Wednesday, 17 January 2007: 2:00 PM
Attributing regional climate variations to tropical SST changes
214D (Henry B. Gonzalez Convention Center)
Prashant Sardeshmukh, NOAA/ESRL/PSD, CDC/CIRES, Boulder, CO
Numerous observational and modeling studies have sought to understand climate anomalies over the continents as remote responses to both tropical and extratropical SST anomalies. In this talk, we present important new evidence that the tropical SST anomalies are predominant in this regard; that their influence is approximately and (for attribution purposes) usefully linear; and that this influence occurs in a relatively low-dimensional space of forcing/response pattern pairs. Furthermore, the most sensitive regions of tropical forcing for generating large global responses occur over the Warm Pool, away from the eastern tropical Pacific region of largest observed ENSO-related SST variability. These conclusions have been reached through a comprehensive sensitivity analysis of the global atmospheric responses to an array of localized SST anomaly patches prescribed throughout the tropics in the NCAR atmospheric GCM. The GCM's global response to prescribed observed global SSTs over the last 50 years (i.e, in "AMIP"-type "GOGA" simulations) is shown to be very well approximated by linear combinations of the responses to our tropical SST patches. Further analysis establishes the low-dimensionality of the linear operator G linking the global response to the tropical SSTs.
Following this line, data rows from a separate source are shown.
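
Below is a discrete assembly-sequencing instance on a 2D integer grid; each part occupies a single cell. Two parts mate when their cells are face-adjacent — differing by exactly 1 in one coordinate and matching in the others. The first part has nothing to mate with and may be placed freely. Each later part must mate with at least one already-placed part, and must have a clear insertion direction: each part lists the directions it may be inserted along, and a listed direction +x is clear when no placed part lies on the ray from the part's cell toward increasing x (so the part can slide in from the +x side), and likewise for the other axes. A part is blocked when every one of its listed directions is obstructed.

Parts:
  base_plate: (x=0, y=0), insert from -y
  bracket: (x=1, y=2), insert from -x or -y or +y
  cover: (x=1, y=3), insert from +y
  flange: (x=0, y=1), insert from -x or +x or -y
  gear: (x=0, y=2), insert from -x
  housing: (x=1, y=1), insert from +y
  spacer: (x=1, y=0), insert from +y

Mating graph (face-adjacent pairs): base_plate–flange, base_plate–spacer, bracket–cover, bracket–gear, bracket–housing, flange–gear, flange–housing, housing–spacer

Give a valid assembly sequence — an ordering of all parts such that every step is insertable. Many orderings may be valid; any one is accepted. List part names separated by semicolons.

flange; gear; base_plate; spacer; housing; bracket; cover

1. flange@(0, 1) [-x clear] — {flange}
2. gear@(0, 2) [-x clear] — {flange, gear}
3. base_plate@(0, 0) [-y clear] — {base_plate, flange, gear}
4. spacer@(1, 0) [+y clear] — {base_plate, flange, gear, spacer}
5. housing@(1, 1) [+y clear] — {base_plate, flange, gear, housing, spacer}
6. bracket@(1, 2) [+y clear] — {base_plate, bracket, flange, gear, housing, spacer}
7. cover@(1, 3) [+y clear] — {base_plate, bracket, cover, flange, gear, housing, spacer}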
In other words, the sensitivity of the global climate to tropical SSTs can be understood in terms of a relatively small set of forcing/response singular vector pairs of G. Our study clearly demonstrates the dominance, linearity, and low-dimensionality of tropical influences upon the global climate. Another notable result of practical importance is the opposite sensitivity of many aspects of the global response to SSTs in the Indian and western Pacific halves of the Warm Pool. This dipole sensitivity makes it critical for coupled climate models used in global change research to accurately predict the details of the projected ocean warming in the Warm Pool to generate reliable projections of regional climate changes around the globe.